Prevention of user enumeration
import express from 'express';
const app = express();
app.get('/users/:username', (req, res) => {
const { username } = req.params;
if (isUserExists(username)) {
res.status(200).json({ message: 'User exists' });
} else {
res.status(404).json({ message: 'User does not exist' });
}
});
function isUserExists(username: string): boolean {
// Check if the user exists in the database or any other data source
// Return true if the user exists, false otherwise
}
app.listen(3000, () => {
console.log('Server is running on port 3000');
});
The vulnerability in this code is user enumeration. User enumeration occurs when an attacker is able to determine whether a username exists in the system by observing different responses from the server. In this case, the code provides different responses for existent and non-existent users.
In the vulnerable code, there is an endpoint
/users/:username
that accepts a username as a parameter. When a request is made to this endpoint, the code checks if the user exists by calling the
isUserExists
function. If the user exists, a response with status code 200 and a JSON message "User exists" is returned. If the user does not exist, a response with status code 404 and a JSON message "User does not exist" is returned.
This allows an attacker to enumerate valid usernames by sending requests to the
/users/:username
endpoint and observing the different responses. By analyzing the responses, the attacker can determine which usernames exist in the system and which do not.
To mitigate this vulnerability, it is recommended to set the same server response for existent and non-existent users. This can be done by returning a generic error message or response for all users, regardless of their existence in the system.
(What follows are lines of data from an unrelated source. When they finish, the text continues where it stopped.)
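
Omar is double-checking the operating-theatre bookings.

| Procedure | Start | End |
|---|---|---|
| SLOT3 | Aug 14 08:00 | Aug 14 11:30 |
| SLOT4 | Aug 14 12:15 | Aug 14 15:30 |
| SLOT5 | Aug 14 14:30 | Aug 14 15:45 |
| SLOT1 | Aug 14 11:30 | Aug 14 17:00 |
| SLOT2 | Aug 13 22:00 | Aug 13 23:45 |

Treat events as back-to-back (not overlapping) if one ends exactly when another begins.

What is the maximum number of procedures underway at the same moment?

3

Sweep the timeline, counting +1 at each start and −1 at each end (ends before starts at a tie):
Aug 13 22:00 start SLOT2 → 1
Aug 13 23:45 end SLOT2 → 0
Aug 14 08:00 start SLOT3 → 1
Aug 14 11:30 end SLOT3 → 0
Aug 14 11:30 start SLOT1 → 1
Aug 14 12:15 start SLOT4 → 2
Aug 14 14:30 start SLOT5 → 3
Aug 14 15:30 end SLOT4 → 2
Aug 14 15:45 end SLOT5 → 1
Aug 14 17:00 end SLOT1 → 0
Peak is 3, at Aug 14 14:30 (SLOT1, SLOT4, SLOT5).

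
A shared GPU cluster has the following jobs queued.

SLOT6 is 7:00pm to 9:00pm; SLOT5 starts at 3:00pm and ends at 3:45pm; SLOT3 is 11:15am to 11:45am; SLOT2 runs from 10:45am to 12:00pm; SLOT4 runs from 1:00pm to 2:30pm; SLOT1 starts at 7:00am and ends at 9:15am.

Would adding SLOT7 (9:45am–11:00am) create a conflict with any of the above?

SLOT1: ends 9:15am at or before SLOT7 starts 9:45am → clear.
SLOT2: starts 10:45am before SLOT7 ends 11:00am, and ends 12:00pm after SLOT7 starts 9:45am → overlap.
SLOT3: starts 11:15am at or after SLOT7 ends 11:00am → clear.
SLOT4: starts 1:00pm at or after SLOT7 ends 11:00am → clear.
SLOT5: starts 3:00pm at or after SLOT7 ends 11:00am → clear.
SLOT6: starts 7:00pm at or after SLOT7 ends 11:00am → clear.
SLOT7 overlaps SLOT2.

Yes — it overlaps SLOT2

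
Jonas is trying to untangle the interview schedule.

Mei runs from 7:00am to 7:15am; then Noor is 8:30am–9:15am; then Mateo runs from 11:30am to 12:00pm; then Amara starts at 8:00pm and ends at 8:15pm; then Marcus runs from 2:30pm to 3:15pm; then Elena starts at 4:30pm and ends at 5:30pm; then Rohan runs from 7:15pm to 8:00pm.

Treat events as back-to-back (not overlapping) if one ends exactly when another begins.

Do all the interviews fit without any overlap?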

import express from 'express';
const app = express();
app.get('/users/:username', (req, res) => {
const { username } = req.params;
res.status(200).json({ message: 'User exists' });
});
app.listen(3000, () => {
console.log('Server is running on port 3000');
});
The fixed code is written in TypeScript using the Express framework. It addresses the user enumeration vulnerability by ensuring that the server responds with the same message for both existent and non-existent users.
The code starts by importing the necessary dependencies, including the Express module. It then creates an instance of the Express application.
The application defines a single route handler for the
/users/:username
endpoint using the
app.get()
method. This endpoint expects a
username
parameter in the URL. Inside the route handler function, the
username
parameter is extracted from the request's
params
object.
Instead of providing different responses based on the existence of the user, the code always responds with a JSON object containing a message indicating that the user exists. This ensures that the server response is consistent and does not leak information about the existence of a user.
The response is sent using the
res.status(200).json()
method, which sets the HTTP status code to 200 (OK) and sends the JSON response to the client.
Finally, the application listens on port 3000 using the
app.listen()
method and logs a message to the console indicating that the server is running.
By setting the same server response for both existent and non-existent users, the fixed code eliminates the possibility of an attacker enumerating valid usernames through error messages, response times, or other techniques.